Sometimes, the little things are the big things

Have you ever seen a situation in your head, a picture, so clearly, that it's like you're watching it on a movie? That's how I'd best describe how God shows me things, sometimes.

A couple of weeks ago, I was reading the Word and all of a sudden, I saw myself. Kneeling, my arms cradled dozens and dozens of small stones. My fingers spread wide as I struggled not to drop any. One by one, I placed each stone on the ground. It took quite a while, considering the great amount of pebbles I held. Then, shortly after I'd set down the last small stone, a large and uncomfortably heavy rock filled my embrace. I didn't even have to think twice about setting it down and relieving myself of the burden, so I quickly did so. This time, emptying my arms was a one-time deal.

Sometimes, the little things are the big things. Surrendering the little things pave the way to surrendering the big things. 

When God calls us to lay down the "little," that call can be just as stretching, or more so, than laying down a "Big Thing." The "little" typically involves many things, each of which become dear and precious to us in their own way, as opposed to one monolith of emotional occupation, from which God desires us to be free. 

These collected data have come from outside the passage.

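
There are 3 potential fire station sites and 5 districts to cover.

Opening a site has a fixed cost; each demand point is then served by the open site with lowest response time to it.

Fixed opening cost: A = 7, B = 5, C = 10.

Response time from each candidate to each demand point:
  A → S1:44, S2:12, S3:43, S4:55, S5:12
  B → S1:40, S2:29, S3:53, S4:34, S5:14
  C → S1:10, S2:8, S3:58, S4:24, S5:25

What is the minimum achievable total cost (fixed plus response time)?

Open {A, C}: assign each demand point to its cheapest open site.
  S1→C 10, S2→C 8, S3→A 43, S4→C 24, S5→A 12
  response time 97, fixed 17 → total 114.
Compare {A, B, C}: response time 97 + fixed 22 = 119.
Compare {B, C}: response time 109 + fixed 15 = 124.
Compare {C}: response time 125 + fixed 10 = 135.
All other subsets cost ≥ 119. Minimum total cost: 114.

114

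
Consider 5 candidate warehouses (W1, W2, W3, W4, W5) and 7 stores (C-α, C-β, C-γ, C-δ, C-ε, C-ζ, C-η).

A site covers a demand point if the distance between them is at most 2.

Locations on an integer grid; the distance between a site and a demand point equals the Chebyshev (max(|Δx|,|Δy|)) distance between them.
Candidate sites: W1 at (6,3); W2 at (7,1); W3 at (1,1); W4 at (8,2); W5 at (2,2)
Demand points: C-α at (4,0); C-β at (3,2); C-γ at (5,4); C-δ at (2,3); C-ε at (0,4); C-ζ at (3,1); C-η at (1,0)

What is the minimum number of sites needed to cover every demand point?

2

Coverage sets (demand points within 2 of each site):
  W1: {C-γ}
  W2: {}
  W3: {C-β, C-δ, C-ζ, C-η}
  W4: {}
  W5: {C-α, C-β, C-δ, C-ε, C-ζ, C-η}
No single site covers all 7 demand points.
But {W1, W5} covers everything, so the minimum is 2.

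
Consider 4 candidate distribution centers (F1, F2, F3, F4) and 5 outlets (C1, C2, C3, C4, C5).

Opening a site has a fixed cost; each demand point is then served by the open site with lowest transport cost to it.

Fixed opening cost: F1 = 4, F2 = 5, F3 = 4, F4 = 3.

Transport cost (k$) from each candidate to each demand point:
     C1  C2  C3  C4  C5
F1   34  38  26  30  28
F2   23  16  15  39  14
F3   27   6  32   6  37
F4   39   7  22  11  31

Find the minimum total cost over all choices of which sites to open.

73

Open {F2, F3}: assign each demand point to its cheapest open site.
  C1→F2 23, C2→F3 6, C3→F2 15, C4→F3 6, C5→F2 14
  transport cost 64, fixed 9 → total 73.
Compare {F2, F3, F4}: transport cost 64 + fixed 12 = 76.
Compare {F1, F2, F3}: transport cost 64 + fixed 13 = 77.
Compare {F2, F4}: transport cost 70 + fixed 8 = 78.
All other subsets cost ≥ 76. Minimum total cost: 73.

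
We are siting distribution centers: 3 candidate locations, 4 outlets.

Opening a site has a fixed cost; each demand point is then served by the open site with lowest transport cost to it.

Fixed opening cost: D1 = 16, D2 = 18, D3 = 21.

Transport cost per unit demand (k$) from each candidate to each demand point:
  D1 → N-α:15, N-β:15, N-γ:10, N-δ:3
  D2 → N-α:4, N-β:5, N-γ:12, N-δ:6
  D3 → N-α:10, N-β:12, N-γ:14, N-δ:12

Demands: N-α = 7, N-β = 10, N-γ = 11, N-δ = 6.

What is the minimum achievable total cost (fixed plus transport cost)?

Open {D1, D2}: assign each demand point to its cheapest open site.
  N-α→D2 7×4=28, N-β→D2 10×5=50, N-γ→D1 11×10=110, N-δ→D1 6×3=18
  transport cost 206, fixed 34 → total 240.
Compare {D1, D2, D3}: transport cost 206 + fixed 55 = 261.
Compare {D2}: transport cost 246 + fixed 18 = 264.
Compare {D2, D3}: transport cost 246 + fixed 39 = 285.
All other subsets cost ≥ 261. Minimum total cost: 240.

240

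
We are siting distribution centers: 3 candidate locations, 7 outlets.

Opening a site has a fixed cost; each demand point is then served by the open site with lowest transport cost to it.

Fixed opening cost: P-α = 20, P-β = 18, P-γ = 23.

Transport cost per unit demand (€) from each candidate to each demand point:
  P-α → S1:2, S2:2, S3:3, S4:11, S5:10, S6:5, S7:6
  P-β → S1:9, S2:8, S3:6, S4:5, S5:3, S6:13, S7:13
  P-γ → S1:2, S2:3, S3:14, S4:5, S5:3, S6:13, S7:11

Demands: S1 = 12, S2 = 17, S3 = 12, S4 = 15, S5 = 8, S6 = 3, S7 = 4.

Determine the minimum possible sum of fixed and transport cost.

Open {P-α, P-β}: assign each demand point to its cheapest open site.
  S1→P-α 12×2=24, S2→P-α 17×2=34, S3→P-α 12×3=36, S4→P-β 15×5=75, S5→P-β 8×3=24, S6→P-α 3×5=15, S7→P-α 4×6=24
  transport cost 232, fixed 38 → total 270.
Compare {P-α, P-γ}: transport cost 232 + fixed 43 = 275.
Compare {P-α, P-β, P-γ}: transport cost 232 + fixed 61 = 293.
Compare {P-β, P-γ}: transport cost 329 + fixed 41 = 370.
All other subsets cost ≥ 275. Minimum total cost: 270.

270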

Last summer, I heard God say to me, "You’ll only need three pairs of shoes…" Not entirely sure of the meaning of this but striving to be obedient, I dutifully gave away most of my shoe wardrobe. The ones that caused my feet to hurt or ones that I rarely wore easily vacated my closet. Others, I parted with more grudgingly…or not at all. (I still have several more than three pairs of shoes.)

Looking ahead, I realize that the slightly cryptic “three pairs of shoes” message from the Lord relates to my wardrobe for this Race. When a 65-liter backpack becomes my closet for a year, “lovely and limited” will be the key.

Sometimes, the little things are the big things.

Surrendering shoes last summer, and really, the heart growth that accompanied a loosened grip on “stuff,” rids my arms of a small stone. Putting my pursuit of institutional academics on pause for at least three semesters and being completely ok with it releases another small stone from my embrace. As does transitioning my music students to other instructors. I know that trusting God to bridge spaces between my family and dear friends for the year that I’ll be gone is a multitude of small stones…

As for that Big Rock; I’m pretty sure that’s comfortable living. Not blessed living or abundant living – God richly desires us to walk in that. “Comfortable living” involves contentment with the status quo. I have to remember that, though the Lord is completely steadfast and unchanging, He daily yearns for deeper intimacy with us. Yes, daily. If I become stagnant, satisfied with the current depth of my love for my Savior, that’s the deepest I’ll ever go. A wise friend once told me that God doesn’t promise that we’ll always be in comfortable situations; that’s why He give us and calls His Holy Spirit “the Comforter.”

Sometimes, the little things are the big things. God began purging me of stagnancy by telling me I only needed three pairs of shoes.  Release the little; surrender the many small things, then releasing one big thing isn’t so hard.